12 Ağustos, 2019

Grans


grans, türkçesi sınır. isveç, danirmarka yapımı ali abbasi filmi. filmi izlemeden önce isminden ötürü göçmenlerle alakalı zannettim ama tabii izlemeye başladıktan sonra alakası filmin göçmenlerle alakası olmadıgı anlasılıyor. daha sonra ali abbasi ile yapılan röportajı okudugumda, göçmen meselesinin kendi içinde ciddiye alınması gerektiğini ve trol hikayesi üzerinden anlatmayacağını söylemiş. güzel düşünce. göçmen meselesi günümüzde büyük problem, her konuda daha ciddi çalışmaları hak ediyor.

güvenlik görevlisi tina'nın farklı bir dış görünüşü var. bu durumu kabullenip ona göre hayatını yaşıyor. tina görünüm olarak insan olsa da aslında bir trol. insanlar tarafından yetiştirildiği için ona göre alışkanlıkları ve hayatı şekilleniyor. trol olmasından dolayı olağanüstü koku alma duyusu var. insanların kokusundan onların suç işleyip işlemediğini fark edebiliyor. bu da onu işinde başarılı bir görevli yapıyor.

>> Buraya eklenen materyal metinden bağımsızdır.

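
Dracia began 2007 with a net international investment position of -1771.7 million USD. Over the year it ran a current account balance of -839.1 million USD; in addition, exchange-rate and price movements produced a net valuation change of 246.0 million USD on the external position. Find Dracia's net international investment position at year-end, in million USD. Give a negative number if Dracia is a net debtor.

Change in NIIP = current account + net valuation change = -839.1 + 246.0 = -593.1
End-of-year NIIP = -1771.7 + (-593.1) = -2364.8

-2364.8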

tina'nın vore ile karşılaşması ve tanışması akabinde gelişen dostlukları, tina'yı daha eğlenceli bir hayatın içine çekiyor. trol olan bedenini ve kimliğini keşfediyor. kendisinde anormallik olmadıgını fark ediyor; doğasını keşfediyor. ona göre yaşamaya başlıyor. ama burada bir kırılma var. vore, insanlıga düşman bir canlı; insanlardan, insanların yaptıklarından nefret ediyor. bunu tina'ya söylediğinde de tina, iyi insanların olabildiğini, hepsinin kötü olmadıgı söylüyor. kırılma noktası burada. tina için mutlak iyi ya da kötü yok. bazı insanların trollere olan davranışlarından tüm insanlıgın kötü olması gibi anlam çıkarmıyor. tina için komşusu olan aile son derece iyi, yardımsever insanlar. ancak vore için durum tam tersi, insanlar mutlak olarak kötüdür. iyileri yoktur. cezalandırılmayı hak ediyorlar. belki de tina, vore'in bu düşüncesinden dolayı ona karşı soğumus olabilir.

film genel olarak vasat bulsam da sevdiğim film oldu. çok fazla fantezi türü sevmemem filme karşı bakısımı etkiliyor olabilir.